We are asked now why she ever spoke at all. The fact that her story is known to several persons in England is brought up as if it were a crime. To this we answer, Lady Byron had an undoubted moral right to have exposed the whole story in a public court in 1816, and thus cut herself loose from her husband by a divorce. For the sake of saving her husband and sister from destruction, she waived this right to self-justification, and stood for years a silent sufferer under calumny and misrepresentation. She desired nothing but to retire from the whole subject; to be permitted to enjoy with her child the peace and seclusion that belong to her sex. Her husband made her, through his life and after his death, a subject of such constant discussion, that she must either abandon the current literature of her day, or run the risk of reading more or less about herself in almost
every magazine of her time. Conversations with Lord Byron, notes of interviews with Lord Byron, journals of time spent with Lord Byron, were constantly spread before the public. Leigh Hunt, Galt, Medwin, Trelawney, Lady Blessington, Dr. Kennedy, and Thomas Moore, all poured forth their memorials; and in all she figured prominently. All these had their tribes of reviewers and critics, who also discussed her. The profound mystery of her silence seemed constantly to provoke inquiry. People could not forgive her for not speaking. Her privacy, retirement, and silence were set down as coldness, haughtiness, and contempt of human sympathy. She was constantly challenged to say something: as, for example, in the ‘Noctes’ of November 1825, six months after Byron’s death, Christopher North says, speaking of the burning of the Autobiography, —
‘I think, since the Memoir was burned by these people, these people are bound to put us in possession of the best evidence they still have the power of producing, in order that we may come to a just conclusion as to a subject upon which, by their act, at least, as much as by any other people’s act, we are compelled to consider it our duty to make up our deliberate opinion, — deliberate and decisive. Woe be to those who provoke this curiosity, and will not allay it! Woe be to them! say I. Woe to them! says the world.’

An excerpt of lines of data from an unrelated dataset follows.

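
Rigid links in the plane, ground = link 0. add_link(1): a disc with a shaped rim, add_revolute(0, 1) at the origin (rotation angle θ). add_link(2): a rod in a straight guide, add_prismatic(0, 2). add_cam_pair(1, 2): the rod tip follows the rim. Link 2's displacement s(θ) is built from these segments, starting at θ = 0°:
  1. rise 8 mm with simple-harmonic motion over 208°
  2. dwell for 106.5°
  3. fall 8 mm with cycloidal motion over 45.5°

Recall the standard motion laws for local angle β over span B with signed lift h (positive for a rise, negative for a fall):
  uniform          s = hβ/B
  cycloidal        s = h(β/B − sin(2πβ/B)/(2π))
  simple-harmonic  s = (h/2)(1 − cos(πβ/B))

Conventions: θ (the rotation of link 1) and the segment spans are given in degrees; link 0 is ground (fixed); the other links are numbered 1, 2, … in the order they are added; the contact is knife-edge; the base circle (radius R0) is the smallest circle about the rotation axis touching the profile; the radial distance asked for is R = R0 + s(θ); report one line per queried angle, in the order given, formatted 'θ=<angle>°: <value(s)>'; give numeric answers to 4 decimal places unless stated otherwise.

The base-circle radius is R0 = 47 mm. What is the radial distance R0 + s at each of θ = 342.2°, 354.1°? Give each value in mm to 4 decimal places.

segment 1 (0° to 208°, simple-harmonic, h = 8) is passed completely: s = 0.0000 + (8) = 8.0000
segment 2 (208° to 314.5°, dwell): s unchanged at 8.0000
θ = 342.2° falls in segment 3 (314.5° to 360°, cycloidal, h = -8): β = 342.2 − 314.5 = 27.7°, B = 45.5°; Δs = -8·(0.6088 − sin(2π·0.6088)/(2π)) = -5.6744; s = 8.0000 − 5.6744 = 2.3256
θ = 354.1° falls in segment 3 (314.5° to 360°, cycloidal, h = -8): β = 354.1 − 314.5 = 39.6°, B = 45.5°; Δs = -8·(0.8703 − sin(2π·0.8703)/(2π)) = -7.8890; s = 8.0000 − 7.8890 = 0.1110
θ=342.2°: R = R0 + s = 47 + 2.3256 = 49.3256
θ=354.1°: R = R0 + s = 47 + 0.1110 = 47.1110

θ=342.2°: 49.3256
θ=354.1°: 47.1110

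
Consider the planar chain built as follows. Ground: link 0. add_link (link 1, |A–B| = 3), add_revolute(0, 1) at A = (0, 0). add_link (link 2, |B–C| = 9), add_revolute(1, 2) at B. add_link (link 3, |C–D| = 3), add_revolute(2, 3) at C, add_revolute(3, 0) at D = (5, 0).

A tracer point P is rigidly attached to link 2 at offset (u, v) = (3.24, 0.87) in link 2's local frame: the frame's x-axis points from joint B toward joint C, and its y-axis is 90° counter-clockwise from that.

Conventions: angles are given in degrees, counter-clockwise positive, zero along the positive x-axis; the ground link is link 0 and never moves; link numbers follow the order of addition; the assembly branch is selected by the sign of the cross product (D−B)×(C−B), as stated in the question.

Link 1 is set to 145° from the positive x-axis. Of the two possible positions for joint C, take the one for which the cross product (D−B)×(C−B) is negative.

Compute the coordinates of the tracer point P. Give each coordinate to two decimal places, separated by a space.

A=(0,0), D=(5.00,0)
B = A + 3.00·(cos145°, sin145°) = (-2.4575, 1.7207)
|BD| = 7.6534
circle(B,9.00) ∩ circle(D,3.00): a=8.5305, h=2.8689
  candidates: C₊=(6.4997,2.5983) cross=21.957; C₋=(5.2096,-2.9927) cross=-21.957
  branch - wants cross < 0 → take C=(5.2096,-2.9927) (cross=-21.957)
ex = (C−B)/|BC| = (0.8519,-0.5237); ey = (0.5237,0.8519)
P = B + 3.24·ex + 0.87·ey = (0.7583,0.7651)

0.76 0.77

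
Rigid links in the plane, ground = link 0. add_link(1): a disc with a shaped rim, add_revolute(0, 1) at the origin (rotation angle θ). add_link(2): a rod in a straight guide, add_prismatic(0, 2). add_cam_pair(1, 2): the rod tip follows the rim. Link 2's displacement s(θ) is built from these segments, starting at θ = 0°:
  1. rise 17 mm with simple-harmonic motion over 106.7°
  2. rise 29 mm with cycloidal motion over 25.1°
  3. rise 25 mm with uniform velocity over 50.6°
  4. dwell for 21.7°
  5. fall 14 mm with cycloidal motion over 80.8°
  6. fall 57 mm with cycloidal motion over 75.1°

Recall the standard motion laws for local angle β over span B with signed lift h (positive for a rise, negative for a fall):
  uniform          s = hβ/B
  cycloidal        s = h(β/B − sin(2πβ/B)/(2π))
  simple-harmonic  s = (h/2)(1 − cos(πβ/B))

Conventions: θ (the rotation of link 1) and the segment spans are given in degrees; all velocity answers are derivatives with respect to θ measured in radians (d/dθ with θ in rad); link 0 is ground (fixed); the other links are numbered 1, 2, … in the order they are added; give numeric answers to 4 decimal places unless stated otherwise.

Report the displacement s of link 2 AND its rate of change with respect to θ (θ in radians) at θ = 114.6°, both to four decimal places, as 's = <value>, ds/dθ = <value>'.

segment 1 (0° to 106.7°, simple-harmonic, h = 17) is passed completely: s = 0.0000 + (17) = 17.0000
θ = 114.6° falls in segment 2 (106.7° to 131.8°, cycloidal, h = 29): β = 114.6 − 106.7 = 7.9°, B = 25.1°; Δs = 29·(0.3147 − sin(2π·0.3147)/(2π)) = 4.8886; s = 17.0000 + 4.8886 = 21.8886
velocity in seg [106.7°–131.8°] (cycloidal), θ in radians: β = 7.9° = 0.1379 rad, B = 25.1° = 0.4381 rad; ds/dθ = (h/B)(1 − cos(2πβ/B)) = (29/0.4381)(1 − cos(2π·0.3147)) = 92.389942 mm/rad

s = 21.8886, ds/dθ = 92.3899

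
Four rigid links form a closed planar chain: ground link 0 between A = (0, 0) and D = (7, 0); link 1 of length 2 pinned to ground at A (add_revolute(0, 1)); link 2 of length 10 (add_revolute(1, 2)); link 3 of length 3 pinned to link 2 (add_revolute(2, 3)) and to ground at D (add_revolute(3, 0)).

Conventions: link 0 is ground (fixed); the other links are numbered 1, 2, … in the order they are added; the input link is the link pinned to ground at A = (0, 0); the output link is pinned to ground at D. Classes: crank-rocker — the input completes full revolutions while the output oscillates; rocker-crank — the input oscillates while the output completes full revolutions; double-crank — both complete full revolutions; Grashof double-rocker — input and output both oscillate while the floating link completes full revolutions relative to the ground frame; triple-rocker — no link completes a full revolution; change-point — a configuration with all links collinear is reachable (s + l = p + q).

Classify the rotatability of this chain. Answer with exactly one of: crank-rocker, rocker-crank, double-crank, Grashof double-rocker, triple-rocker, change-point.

lengths: ground=7, input=2, coupler=10, output=3
sorted: s=2 (shortest), l=10 (longest), p+q=10
s + l = 12 vs p + q = 10
s + l > p + q → non-Grashof → no link fully rotates → triple-rocker

triple-rocker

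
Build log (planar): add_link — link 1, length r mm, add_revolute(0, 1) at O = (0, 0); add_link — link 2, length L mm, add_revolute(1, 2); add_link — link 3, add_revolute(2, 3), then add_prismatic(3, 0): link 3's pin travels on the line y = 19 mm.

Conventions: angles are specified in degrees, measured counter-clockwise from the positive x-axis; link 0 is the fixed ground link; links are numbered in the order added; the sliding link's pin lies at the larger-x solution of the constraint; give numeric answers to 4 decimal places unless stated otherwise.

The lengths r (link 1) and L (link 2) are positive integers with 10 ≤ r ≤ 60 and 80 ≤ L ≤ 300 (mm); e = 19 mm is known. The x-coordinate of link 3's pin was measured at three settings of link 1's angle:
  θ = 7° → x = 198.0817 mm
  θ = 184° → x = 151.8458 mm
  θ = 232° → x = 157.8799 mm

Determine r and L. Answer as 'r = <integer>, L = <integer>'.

constraint per measurement: (x − r cos θ)² + (r sin θ − e)² = L²
subtracting the θ₁ and θ₂ equations cancels the r² and L² terms:
r = (x₁² − x₂²) / (2[(x₁cos θ₁ + e sin θ₁) − (x₂cos θ₂ + e sin θ₂)]) = 23.0000 → r = 23
L² = (x₁ − r cos θ₁)² + (r sin θ₁ − e)² = 30976.0055 → L = 176.0000 → L = 176
check at θ₃=232°: x = 157.8799 (printed 157.8799) ✓

r = 23, L = 176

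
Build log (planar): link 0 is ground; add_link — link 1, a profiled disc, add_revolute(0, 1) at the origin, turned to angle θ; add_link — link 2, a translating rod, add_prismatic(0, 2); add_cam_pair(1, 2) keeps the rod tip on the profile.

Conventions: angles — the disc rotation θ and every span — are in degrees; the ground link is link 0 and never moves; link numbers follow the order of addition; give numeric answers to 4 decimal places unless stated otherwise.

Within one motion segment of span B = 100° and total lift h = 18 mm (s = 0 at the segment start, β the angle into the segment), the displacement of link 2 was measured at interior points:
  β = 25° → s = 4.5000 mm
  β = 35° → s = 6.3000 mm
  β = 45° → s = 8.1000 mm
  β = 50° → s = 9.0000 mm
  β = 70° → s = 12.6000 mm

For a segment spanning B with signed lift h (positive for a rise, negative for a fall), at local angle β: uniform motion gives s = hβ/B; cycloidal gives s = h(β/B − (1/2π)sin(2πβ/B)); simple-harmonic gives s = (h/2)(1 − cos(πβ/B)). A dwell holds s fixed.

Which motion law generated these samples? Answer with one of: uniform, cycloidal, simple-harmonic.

candidates at β/B = r: uniform s = h·r (linear in β); cycloidal s = h·(r − sin(2πr)/(2π)); simple-harmonic s = (h/2)(1 − cos(πr))
β=25°: printed 4.5000 | uniform 4.5000, cycloidal 1.6352, simple-harmonic 2.6360
β=35°: printed 6.3000 | uniform 6.3000, cycloidal 3.9823, simple-harmonic 4.9141
β=45°: printed 8.1000 | uniform 8.1000, cycloidal 7.2147, simple-harmonic 7.5921
β=50°: printed 9.0000 | uniform 9.0000, cycloidal 9.0000, simple-harmonic 9.0000
β=70°: printed 12.6000 | uniform 12.6000, cycloidal 15.3246, simple-harmonic 14.2901
only one law matches every sample → uniform

uniform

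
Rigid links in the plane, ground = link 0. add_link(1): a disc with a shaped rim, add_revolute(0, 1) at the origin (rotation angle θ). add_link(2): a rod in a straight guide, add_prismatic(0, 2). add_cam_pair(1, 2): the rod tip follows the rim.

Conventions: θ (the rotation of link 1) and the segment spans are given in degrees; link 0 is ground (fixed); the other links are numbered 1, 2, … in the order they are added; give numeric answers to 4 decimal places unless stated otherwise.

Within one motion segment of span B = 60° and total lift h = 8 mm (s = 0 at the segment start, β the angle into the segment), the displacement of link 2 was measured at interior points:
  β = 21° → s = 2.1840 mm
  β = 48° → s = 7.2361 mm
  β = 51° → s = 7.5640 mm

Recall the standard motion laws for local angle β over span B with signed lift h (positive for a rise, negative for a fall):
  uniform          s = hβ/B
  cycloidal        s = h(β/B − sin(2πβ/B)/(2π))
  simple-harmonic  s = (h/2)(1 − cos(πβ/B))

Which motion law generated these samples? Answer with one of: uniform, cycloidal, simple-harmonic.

candidates at β/B = r: uniform s = h·r (linear in β); cycloidal s = h·(r − sin(2πr)/(2π)); simple-harmonic s = (h/2)(1 − cos(πr))
β=21°: printed 2.1840 | uniform 2.8000, cycloidal 1.7699, simple-harmonic 2.1840
β=48°: printed 7.2361 | uniform 6.4000, cycloidal 7.6109, simple-harmonic 7.2361
β=51°: printed 7.5640 | uniform 6.8000, cycloidal 7.8301, simple-harmonic 7.5640
only one law matches every sample → simple-harmonic

simple-harmonic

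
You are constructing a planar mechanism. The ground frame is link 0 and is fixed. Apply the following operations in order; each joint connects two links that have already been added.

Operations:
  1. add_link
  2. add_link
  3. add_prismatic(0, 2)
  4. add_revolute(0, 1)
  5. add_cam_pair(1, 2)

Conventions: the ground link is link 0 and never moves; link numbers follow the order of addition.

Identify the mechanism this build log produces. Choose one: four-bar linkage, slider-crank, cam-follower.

links: 3 (incl. ground); joints: 1 revolute, 1 prismatic, 1 higher (cam) pair, forming one closed loop
3 links, revolute + prismatic + higher pair in one loop → cam-follower

cam-follower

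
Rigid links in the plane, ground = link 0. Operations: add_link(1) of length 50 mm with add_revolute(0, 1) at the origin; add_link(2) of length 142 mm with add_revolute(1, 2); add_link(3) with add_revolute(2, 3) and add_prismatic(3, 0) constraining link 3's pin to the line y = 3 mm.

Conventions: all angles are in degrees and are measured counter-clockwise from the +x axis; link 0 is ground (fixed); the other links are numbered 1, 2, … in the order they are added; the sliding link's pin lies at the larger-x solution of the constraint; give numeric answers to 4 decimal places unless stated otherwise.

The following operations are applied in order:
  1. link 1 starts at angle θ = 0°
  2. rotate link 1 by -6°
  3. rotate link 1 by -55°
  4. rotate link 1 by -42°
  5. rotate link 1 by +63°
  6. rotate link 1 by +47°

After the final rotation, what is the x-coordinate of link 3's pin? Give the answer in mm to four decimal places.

geometry: r = 50 mm, L = 142 mm, e = 3 mm; θ starts at 0°
rotate link 1 by -6°: θ ← 0° -6° = -6°
rotate link 1 by -55°: θ ← -6° -55° = -61°
rotate link 1 by -42°: θ ← -61° -42° = -103°
rotate link 1 by +63°: θ ← -103° +63° = -40°
rotate link 1 by +47°: θ ← -40° +47° = 7°
crank pin P = (r cos θ, r sin θ) = (49.627308, 6.093467)
h = r sin θ − e = 6.093467 − 3 = 3.093467
x = r cos θ + √(L² − h²) = 49.627308 + 141.966300 = 191.593608

191.5936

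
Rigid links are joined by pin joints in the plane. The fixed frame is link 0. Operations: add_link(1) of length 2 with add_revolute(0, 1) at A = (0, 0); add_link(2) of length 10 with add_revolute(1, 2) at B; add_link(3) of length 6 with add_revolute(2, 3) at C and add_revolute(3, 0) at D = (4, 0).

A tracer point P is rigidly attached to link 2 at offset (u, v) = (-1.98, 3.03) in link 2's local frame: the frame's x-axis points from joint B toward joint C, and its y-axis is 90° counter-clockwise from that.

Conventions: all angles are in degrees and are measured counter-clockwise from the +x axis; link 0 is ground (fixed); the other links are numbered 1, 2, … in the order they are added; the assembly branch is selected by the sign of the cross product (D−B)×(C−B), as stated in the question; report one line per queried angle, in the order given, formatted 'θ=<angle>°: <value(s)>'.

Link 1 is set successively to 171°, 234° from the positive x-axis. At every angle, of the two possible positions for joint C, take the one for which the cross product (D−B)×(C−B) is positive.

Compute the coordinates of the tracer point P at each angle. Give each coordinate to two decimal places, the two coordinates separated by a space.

A=(0,0), D=(4.00,0)
θ=171°: B = A + 2.00·(cos171°, sin171°) = (-1.9754, 0.3129)
θ=171°: |BD| = 5.9836
θ=171°: circle(B,10.00) ∩ circle(D,6.00): a=8.3398, h=5.5180
θ=171°:   candidates: C₊=(6.6415,5.3872) cross=33.017; C₋=(6.0645,-5.6337) cross=-33.017
θ=171°:   branch + wants cross > 0 → take C=(6.6415,5.3872) (cross=33.017)
θ=171°: ex = (C−B)/|BC| = (0.8617,0.5074); ey = (-0.5074,0.8617)
θ=171°: P = B + -1.98·ex + 3.03·ey = (-5.2191,1.9191)
θ=234°: B = A + 2.00·(cos234°, sin234°) = (-1.1756, -1.6180)
θ=234°: |BD| = 5.4226
θ=234°: circle(B,10.00) ∩ circle(D,6.00): a=8.6125, h=5.0818
θ=234°:   candidates: C₊=(5.5283,5.8021) cross=27.556; C₋=(8.5609,-3.8984) cross=-27.556
θ=234°:   branch + wants cross > 0 → take C=(5.5283,5.8021) (cross=27.556)
θ=234°: ex = (C−B)/|BC| = (0.6704,0.7420); ey = (-0.7420,0.6704)
θ=234°: P = B + -1.98·ex + 3.03·ey = (-4.7512,-1.0560)

θ=171°: -5.22 1.92
θ=234°: -4.75 -1.06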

When Lady Byron published her statement, which certainly seemed called for by this language, Christopher North blamed her for doing it, and then again said that she ought to go on and tell the whole story. If she was thus adjured to speak, blamed for speaking, and adjured to speak further, all in one breath, by public prints, there is reason to think that there could not have come less solicitation from private sources, — from friends who had access to her at all hours, whom she loved, by whom she was beloved, and to whom her refusal to explain might seem a breach of friendship. Yet there is no evidence on record, that we have seen, that she ever had other confidant than her legal counsel, till after all the actors in the events were in their graves, and the daughter, for whose sake largely the secret was guarded, had followed them.